Don Diego et Pélagie (1928) est une dévastatrice mise au pilori de la machine bureaucratique. L’histoire se déroule dans une petite station ferroviaire, où il ne se passe jamais rien et où le papier des journaux est utilisé pour rouler des cigarettes. Don Diego est le sobriquet du chef de gare, qui s’ennuie à mort dans ce bled et s’imagine en hidalgo espagnol du 17e, grâce à ses lectures. Pélagie est une vieille paysanne qui a la mauvaise idée de prendre un raccourci illicite pour traverser les voies de chemins de fer. Don Diego profite de l’occasion pour démontrer son pouvoir et envoie la pauvre femme au tribunal. Elle se retrouve en prison après avoir été repassée comme une patate chaude de guichet en guichet. L’absurdité de son arrestation et de la valse bureaucratique frappera quelques jeunes du Kosomol, qui la feront libérer. Gogol a dû sourire dans sa tombe.

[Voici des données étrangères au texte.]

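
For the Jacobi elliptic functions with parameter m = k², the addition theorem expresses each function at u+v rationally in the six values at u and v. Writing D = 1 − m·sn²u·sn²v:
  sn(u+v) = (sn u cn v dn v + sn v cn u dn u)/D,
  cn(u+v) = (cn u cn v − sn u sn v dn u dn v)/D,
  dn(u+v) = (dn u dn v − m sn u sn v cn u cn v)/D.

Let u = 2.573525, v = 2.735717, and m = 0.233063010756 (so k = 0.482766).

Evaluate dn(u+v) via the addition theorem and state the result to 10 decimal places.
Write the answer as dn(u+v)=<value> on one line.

sn u = 0.6915303829410027, cn u = -0.7223473745155237, dn u = 0.9426271491547814
sn v = 0.5722168881744333, cn v = -0.8201023307416996, dn v = 0.9610867147737025
m = k² = 0.233063010756
D = 1 − m·sn²u·sn²v = 0.96350635636161
dn(u+v) = (dn u·dn v − m·sn u·sn v·cn u·cn v)/D = 0.8513128783715346/0.96350635636161 = 0.8835570961734595

dn(u+v)=0.8835570962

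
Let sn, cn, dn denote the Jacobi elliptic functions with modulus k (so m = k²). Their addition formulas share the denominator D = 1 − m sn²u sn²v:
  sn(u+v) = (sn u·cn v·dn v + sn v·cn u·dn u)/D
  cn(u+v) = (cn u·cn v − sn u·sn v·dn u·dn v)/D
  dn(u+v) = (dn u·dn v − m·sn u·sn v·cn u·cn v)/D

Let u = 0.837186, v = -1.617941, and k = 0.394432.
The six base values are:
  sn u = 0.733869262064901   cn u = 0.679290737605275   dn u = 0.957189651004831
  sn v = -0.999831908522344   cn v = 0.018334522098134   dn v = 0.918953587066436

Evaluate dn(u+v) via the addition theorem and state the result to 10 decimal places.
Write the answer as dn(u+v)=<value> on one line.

dn(u+v)=0.9615760073

m = k² = 0.155576602624
D = 1 − m·sn²u·sn²v = 0.9162401937113918
dn(u+v) = (dn u·dn v − m·sn u·sn v·cn u·cn v)/D = 0.8810345871831193/0.9162401937113918 = 0.9615760072850919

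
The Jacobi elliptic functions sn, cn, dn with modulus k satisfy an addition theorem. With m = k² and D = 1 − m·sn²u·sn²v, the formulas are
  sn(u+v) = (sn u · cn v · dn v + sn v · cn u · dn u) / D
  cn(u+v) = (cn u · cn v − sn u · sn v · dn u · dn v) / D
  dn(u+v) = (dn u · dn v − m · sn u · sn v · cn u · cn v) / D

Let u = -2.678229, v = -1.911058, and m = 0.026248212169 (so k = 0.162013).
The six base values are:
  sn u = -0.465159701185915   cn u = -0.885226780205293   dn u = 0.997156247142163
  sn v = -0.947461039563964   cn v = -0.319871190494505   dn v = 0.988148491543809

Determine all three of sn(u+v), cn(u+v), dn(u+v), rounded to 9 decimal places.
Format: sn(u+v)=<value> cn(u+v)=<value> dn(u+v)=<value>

m = k² = 0.026248212169
D = 1 − m·sn²u·sn²v = 0.9949016855920953
sn(u+v) = (sn u·cn v·dn v + sn v·cn u·dn u)/D = 0.9833605664124435/0.9949016855920953 = 0.9883997390427746
cn(u+v) = (cn u·cn v − sn u·sn v·dn u·dn v)/D = -0.1511004977456746/0.9949016855920953 = -0.1518748032432473
dn(u+v) = (dn u·dn v − m·sn u·sn v·cn u·cn v)/D = 0.9820628265183223/0.9949016855920953 = 0.98709534895789

sn(u+v)=0.988399739 cn(u+v)=-0.151874803 dn(u+v)=0.987095349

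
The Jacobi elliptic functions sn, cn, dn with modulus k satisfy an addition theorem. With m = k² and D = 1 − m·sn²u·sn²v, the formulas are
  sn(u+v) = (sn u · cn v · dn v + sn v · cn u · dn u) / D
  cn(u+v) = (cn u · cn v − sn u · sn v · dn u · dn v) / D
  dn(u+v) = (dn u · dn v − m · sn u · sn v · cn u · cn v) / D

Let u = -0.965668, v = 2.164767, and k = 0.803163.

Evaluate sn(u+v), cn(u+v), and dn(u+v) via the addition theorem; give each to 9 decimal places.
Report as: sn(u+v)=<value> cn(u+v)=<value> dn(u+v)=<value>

sn u = -0.7746661190942646, cn u = 0.6323704641485327, dn u = 0.7828717073528071
sn v = 0.9952455958898893, cn v = -0.09739714503916009, dn v = 0.6008730885872852
m = k² = 0.645070804569
D = 1 − m·sn²u·sn²v = 0.616560332477712
sn(u+v) = (sn u·cn v·dn v + sn v·cn u·dn u)/D = 0.5380472419216386/0.616560332477712 = 0.8726595169680146
cn(u+v) = (cn u·cn v − sn u·sn v·dn u·dn v)/D = 0.3010843885782596/0.616560332477712 = 0.4883291589134847
dn(u+v) = (dn u·dn v − m·sn u·sn v·cn u·cn v)/D = 0.4397749171452066/0.616560332477712 = 0.713271506420021

sn(u+v)=0.872659517 cn(u+v)=0.488329159 dn(u+v)=0.713271506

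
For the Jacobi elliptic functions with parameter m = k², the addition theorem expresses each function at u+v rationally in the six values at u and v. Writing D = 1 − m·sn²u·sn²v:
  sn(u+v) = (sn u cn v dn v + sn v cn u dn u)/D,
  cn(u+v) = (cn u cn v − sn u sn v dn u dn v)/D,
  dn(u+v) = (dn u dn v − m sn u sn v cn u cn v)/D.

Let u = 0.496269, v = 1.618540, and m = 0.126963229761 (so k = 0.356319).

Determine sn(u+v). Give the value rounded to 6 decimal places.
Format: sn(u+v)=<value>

sn(u+v)=0.895917

sn u = 0.4739843469659606, cn u = 0.8805332695765969, dn u = 0.9856349696394498
sn v = 0.9999841626903802, cn v = 0.005627998615773135, dn v = 0.9343665189416384
m = k² = 0.126963229761
D = 1 − m·sn²u·sn²v = 0.9714771968465515
sn(u+v) = (sn u·cn v·dn v + sn v·cn u·dn u)/D = 0.8703631379459785/0.9714771968465515 = 0.8959172081148248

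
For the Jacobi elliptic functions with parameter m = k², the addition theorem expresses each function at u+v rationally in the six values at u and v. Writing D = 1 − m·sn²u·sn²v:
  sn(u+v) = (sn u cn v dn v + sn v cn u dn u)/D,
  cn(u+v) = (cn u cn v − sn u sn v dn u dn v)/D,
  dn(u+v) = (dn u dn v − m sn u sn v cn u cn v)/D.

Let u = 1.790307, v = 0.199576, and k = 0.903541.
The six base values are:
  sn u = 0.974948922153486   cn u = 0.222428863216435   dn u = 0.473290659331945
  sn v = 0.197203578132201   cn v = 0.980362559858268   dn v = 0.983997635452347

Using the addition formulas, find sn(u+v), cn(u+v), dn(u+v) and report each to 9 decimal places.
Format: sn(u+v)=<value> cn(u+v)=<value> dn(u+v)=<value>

m = k² = 0.816386338681
D = 1 − m·sn²u·sn²v = 0.9698220984788504
sn(u+v) = (sn u·cn v·dn v + sn v·cn u·dn u)/D = 0.9612686178122917/0.9698220984788504 = 0.9911803611404868
cn(u+v) = (cn u·cn v − sn u·sn v·dn u·dn v)/D = 0.1285206096591797/0.9698220984788504 = 0.1325197784838705
dn(u+v) = (dn u·dn v − m·sn u·sn v·cn u·cn v)/D = 0.4314897787465101/0.9698220984788504 = 0.4449164227370098

sn(u+v)=0.991180361 cn(u+v)=0.132519778 dn(u+v)=0.444916423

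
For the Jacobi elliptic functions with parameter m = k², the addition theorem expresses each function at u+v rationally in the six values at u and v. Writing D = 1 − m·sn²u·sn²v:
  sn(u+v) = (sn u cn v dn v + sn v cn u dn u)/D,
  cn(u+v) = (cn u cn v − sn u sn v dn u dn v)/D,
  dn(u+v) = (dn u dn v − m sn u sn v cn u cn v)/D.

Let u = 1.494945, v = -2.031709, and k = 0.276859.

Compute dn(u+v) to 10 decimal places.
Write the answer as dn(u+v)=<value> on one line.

sn u = 0.9946854504936839, cn u = 0.1029604515150221, dn u = 0.9613332716729286
sn v = -0.9156821806127611, cn v = -0.4019031526478224, dn v = 0.9673314940538031
m = k² = 0.076650905881
D = 1 − m·sn²u·sn²v = 0.9364115339862698
dn(u+v) = (dn u·dn v − m·sn u·sn v·cn u·cn v)/D = 0.927039002325732/0.9364115339862698 = 0.9899910121561198

dn(u+v)=0.9899910122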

« Anne au cou » (Les grades et les hommes)

Tchiny i Lioudi / Les grades et les hommes (1929), d’après trois nouvelles de Tchekhov, est un pur chef-d’œuvre. Dans Anne au cou , l’actrice Maria Strelkova est éblouissante. Au début, lorsqu’elle quitte son père alcoolique et ses deux petits frères inconsolables pour épouser un vieux fonctionnaire, de 35 ans son aîné, elle est triste et soumise, car, même si elle a pu échapper à la misère de sa famille, son mari ne lui donne pas d’argent. Il lui alloue cependant cent roubles pour se faire une robe pour le bal de la noblesse et lui indique les personnes qu’il faut y saluer pour qu’il puisse monter en grade. C’est lors de cette séquence qu’Ania se rend compte de l’effet de sa beauté sur les hommes et on assiste, en l’espace de quelques danses, à une transformation de la jeune fille en femme fatale qui fait plaisir à voir.

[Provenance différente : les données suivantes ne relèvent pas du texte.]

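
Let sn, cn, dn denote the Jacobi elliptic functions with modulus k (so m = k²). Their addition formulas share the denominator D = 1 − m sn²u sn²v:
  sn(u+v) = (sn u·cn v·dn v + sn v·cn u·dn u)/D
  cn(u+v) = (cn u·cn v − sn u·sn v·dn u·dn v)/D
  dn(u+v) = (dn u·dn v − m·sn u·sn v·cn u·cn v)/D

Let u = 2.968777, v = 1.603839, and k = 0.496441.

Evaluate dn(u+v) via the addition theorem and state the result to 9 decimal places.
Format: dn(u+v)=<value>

dn(u+v)=0.891309149

sn u = 0.386072723427468, cn u = -0.9224683475465691, dn u = 0.9814609272324889
sn v = 0.9975886426786071, cn v = 0.06940389037117669, dn v = 0.8687539790900187
m = k² = 0.246453666481
D = 1 − m·sn²u·sn²v = 0.9634424978481004
dn(u+v) = (dn u·dn v − m·sn u·sn v·cn u·cn v)/D = 0.8587251131529326/0.9634424978481004 = 0.8913091492963414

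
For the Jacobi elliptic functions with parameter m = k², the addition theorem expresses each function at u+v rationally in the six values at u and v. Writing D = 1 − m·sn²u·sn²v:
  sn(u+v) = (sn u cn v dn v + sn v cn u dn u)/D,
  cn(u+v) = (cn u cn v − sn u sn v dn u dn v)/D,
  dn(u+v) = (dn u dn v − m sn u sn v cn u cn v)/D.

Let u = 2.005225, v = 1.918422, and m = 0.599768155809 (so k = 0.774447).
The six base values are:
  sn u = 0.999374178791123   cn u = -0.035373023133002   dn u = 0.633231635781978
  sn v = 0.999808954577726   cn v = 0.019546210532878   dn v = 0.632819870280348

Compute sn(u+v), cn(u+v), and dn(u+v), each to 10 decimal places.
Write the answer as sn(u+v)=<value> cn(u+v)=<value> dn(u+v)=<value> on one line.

sn(u+v)=-0.0250081490 cn(u+v)=-0.9996872473 dn(u+v)=0.9998124327

m = k² = 0.599768155809
D = 1 − m·sn²u·sn²v = 0.401211161869112
sn(u+v) = (sn u·cn v·dn v + sn v·cn u·dn u)/D = -0.01003354852687389/0.401211161869112 = -0.02500814902589165
cn(u+v) = (cn u·cn v − sn u·sn v·dn u·dn v)/D = -0.4010856820086223/0.401211161869112 = -0.9996872473340344
dn(u+v) = (dn u·dn v − m·sn u·sn v·cn u·cn v)/D = 0.4011359077556867/0.401211161869112 = 0.9998124326524847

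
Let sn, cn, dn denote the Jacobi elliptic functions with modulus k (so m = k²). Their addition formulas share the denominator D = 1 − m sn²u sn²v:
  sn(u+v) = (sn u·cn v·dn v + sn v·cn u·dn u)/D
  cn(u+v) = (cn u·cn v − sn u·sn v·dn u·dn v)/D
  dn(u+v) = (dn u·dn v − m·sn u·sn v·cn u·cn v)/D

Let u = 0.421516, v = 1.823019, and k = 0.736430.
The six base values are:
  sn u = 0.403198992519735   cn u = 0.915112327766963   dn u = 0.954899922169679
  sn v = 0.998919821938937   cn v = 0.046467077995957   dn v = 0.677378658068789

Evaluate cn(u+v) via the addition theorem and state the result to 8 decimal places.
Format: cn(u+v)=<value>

cn(u+v)=-0.23902482

m = k² = 0.5423291449
D = 1 − m·sn²u·sn²v = 0.9120242287461392
cn(u+v) = (cn u·cn v − sn u·sn v·dn u·dn v)/D = -0.2179964245914857/0.9120242287461392 = -0.2390248172366972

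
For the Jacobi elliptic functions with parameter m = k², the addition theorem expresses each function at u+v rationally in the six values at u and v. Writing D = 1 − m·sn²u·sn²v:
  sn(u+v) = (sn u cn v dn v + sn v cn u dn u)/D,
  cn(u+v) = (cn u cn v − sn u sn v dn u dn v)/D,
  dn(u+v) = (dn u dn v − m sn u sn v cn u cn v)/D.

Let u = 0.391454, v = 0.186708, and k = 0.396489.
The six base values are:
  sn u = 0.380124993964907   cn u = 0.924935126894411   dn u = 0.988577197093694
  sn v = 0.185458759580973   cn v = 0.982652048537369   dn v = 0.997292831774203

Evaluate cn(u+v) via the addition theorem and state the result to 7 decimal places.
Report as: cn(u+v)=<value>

cn(u+v)=0.8400421

m = k² = 0.157203527121
D = 1 − m·sn²u·sn²v = 0.9992187143638985
cn(u+v) = (cn u·cn v − sn u·sn v·dn u·dn v)/D = 0.8393858350936487/0.9992187143638985 = 0.8400421479575678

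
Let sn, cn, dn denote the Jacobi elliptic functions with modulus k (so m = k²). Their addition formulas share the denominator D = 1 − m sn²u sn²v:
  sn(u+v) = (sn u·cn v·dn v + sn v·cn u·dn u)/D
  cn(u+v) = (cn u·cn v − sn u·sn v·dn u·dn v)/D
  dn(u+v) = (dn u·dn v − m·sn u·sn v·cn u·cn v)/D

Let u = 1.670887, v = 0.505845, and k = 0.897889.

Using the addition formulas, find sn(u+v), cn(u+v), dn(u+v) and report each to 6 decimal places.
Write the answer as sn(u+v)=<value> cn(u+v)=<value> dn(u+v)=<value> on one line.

sn u = 0.9618160084611047, cn u = 0.2736968503069559, dn u = 0.5041707121269412
sn v = 0.4701464171802085, cn v = 0.8825884354627662, dn v = 0.9065309782106625
m = k² = 0.806204656321
D = 1 − m·sn²u·sn²v = 0.8351474891463274
sn(u+v) = (sn u·cn v·dn v + sn v·cn u·dn u)/D = 0.8344184584635551/0.8351474891463274 = 0.9991270635519512
cn(u+v) = (cn u·cn v − sn u·sn v·dn u·dn v)/D = 0.03488788905507727/0.8351474891463274 = 0.04177452427084351
dn(u+v) = (dn u·dn v − m·sn u·sn v·cn u·cn v)/D = 0.3689823569888689/0.8351474891463274 = 0.4418169985352359

sn(u+v)=0.999127 cn(u+v)=0.041775 dn(u+v)=0.441817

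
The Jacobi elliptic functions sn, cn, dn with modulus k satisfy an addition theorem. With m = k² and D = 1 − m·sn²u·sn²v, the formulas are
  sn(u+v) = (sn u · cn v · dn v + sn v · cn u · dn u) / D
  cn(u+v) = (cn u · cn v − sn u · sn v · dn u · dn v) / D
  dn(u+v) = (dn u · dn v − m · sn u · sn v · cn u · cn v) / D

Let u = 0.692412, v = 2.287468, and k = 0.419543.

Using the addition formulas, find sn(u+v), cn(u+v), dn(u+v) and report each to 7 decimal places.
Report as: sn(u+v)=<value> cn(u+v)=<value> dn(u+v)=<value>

sn(u+v)=0.3095085 cn(u+v)=-0.9508967 dn(u+v)=0.9915334

sn u = 0.6315795820525447, cn u = 0.7753110546963283, dn u = 0.9642553392593992
sn v = 0.8324691610735897, cn v = -0.5540713815578583, dn v = 0.937027118550566
m = k² = 0.176016328849
D = 1 − m·sn²u·sn²v = 0.9513429886605346
sn(u+v) = (sn u·cn v·dn v + sn v·cn u·dn u)/D = 0.2944487027789064/0.9513429886605346 = 0.3095084593974696
cn(u+v) = (cn u·cn v − sn u·sn v·dn u·dn v)/D = -0.9046288982258843/0.9513429886605346 = -0.9508966892157133
dn(u+v) = (dn u·dn v − m·sn u·sn v·cn u·cn v)/D = 0.9432883226107064/0.9513429886605346 = 0.9915333731936481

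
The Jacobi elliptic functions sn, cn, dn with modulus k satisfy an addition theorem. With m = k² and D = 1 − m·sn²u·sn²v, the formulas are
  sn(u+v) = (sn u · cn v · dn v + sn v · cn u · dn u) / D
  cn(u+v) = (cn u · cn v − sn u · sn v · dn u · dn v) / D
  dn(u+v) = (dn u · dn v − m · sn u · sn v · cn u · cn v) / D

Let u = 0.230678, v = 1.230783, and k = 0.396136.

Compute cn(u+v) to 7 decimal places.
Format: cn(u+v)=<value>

cn(u+v)=0.1620026

sn u = 0.2283285041793217, cn u = 0.9735841484839579, dn u = 0.9959010759173213
sn v = 0.9301487802640232, cn v = 0.36718285168748, dn v = 0.9296414557849021
m = k² = 0.156923730496
D = 1 − m·sn²u·sn²v = 0.9929219483283971
cn(u+v) = (cn u·cn v − sn u·sn v·dn u·dn v)/D = 0.1608559136721661/0.9929219483283971 = 0.1620025762779945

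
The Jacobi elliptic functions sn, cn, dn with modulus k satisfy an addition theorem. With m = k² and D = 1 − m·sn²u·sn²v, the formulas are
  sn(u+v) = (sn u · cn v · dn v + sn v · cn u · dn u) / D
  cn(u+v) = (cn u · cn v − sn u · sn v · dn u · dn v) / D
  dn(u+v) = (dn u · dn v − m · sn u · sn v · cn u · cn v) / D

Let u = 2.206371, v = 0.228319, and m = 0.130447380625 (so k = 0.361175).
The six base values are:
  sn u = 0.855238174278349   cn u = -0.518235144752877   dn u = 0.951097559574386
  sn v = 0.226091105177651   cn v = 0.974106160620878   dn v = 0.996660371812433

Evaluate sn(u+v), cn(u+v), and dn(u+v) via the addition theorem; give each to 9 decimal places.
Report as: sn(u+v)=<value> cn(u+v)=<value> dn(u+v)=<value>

m = k² = 0.130447380625
D = 1 − m·sn²u·sn²v = 0.9951227336651797
sn(u+v) = (sn u·cn v·dn v + sn v·cn u·dn u)/D = 0.7188720162108258/0.9951227336651797 = 0.7223953306373749
cn(u+v) = (cn u·cn v − sn u·sn v·dn u·dn v)/D = -0.6881077527293544/0.9951227336651797 = -0.6914802862506767
dn(u+v) = (dn u·dn v − m·sn u·sn v·cn u·cn v)/D = 0.9606544915894879/0.9951227336651797 = 0.9653628231879094

sn(u+v)=0.722395331 cn(u+v)=-0.691480286 dn(u+v)=0.965362823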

« La mort d’un fonctionnaire » (Les grades et les hommes)

Dans La mort d’un fonctionnaire , un fonctionnaire de police éternue lors d’une représentation à l’opéra et asperge la tête chauve d’un général assis devant lui, entraînant une succession de présentations d’excuses de sa part qui agacent de plus en plus le général, à tel point qu’il finit par chasser l’importun. Rentré chez lui, le fonctionnaire (interprété par un des monstres sacrés du Théâtre d’Art de Moscou, Ivan Moskvine) meurt. Moskvine joue également l’inspecteur de police Otchoumélov dans la dernière partie, Caméléon : l’inspecteur doit s’occuper d’un chien qui aurait mordu un passant et qui pourrait appartenir à un général. Les affres de la conscience du fonctionnaire se modulent au gré des informations contradictoires qui lui parviennent : le chien serait errant, le chien appartiendrait au frère du général…Poilant.

A. Ktorov dans « La Fête de Saint-Jorgen »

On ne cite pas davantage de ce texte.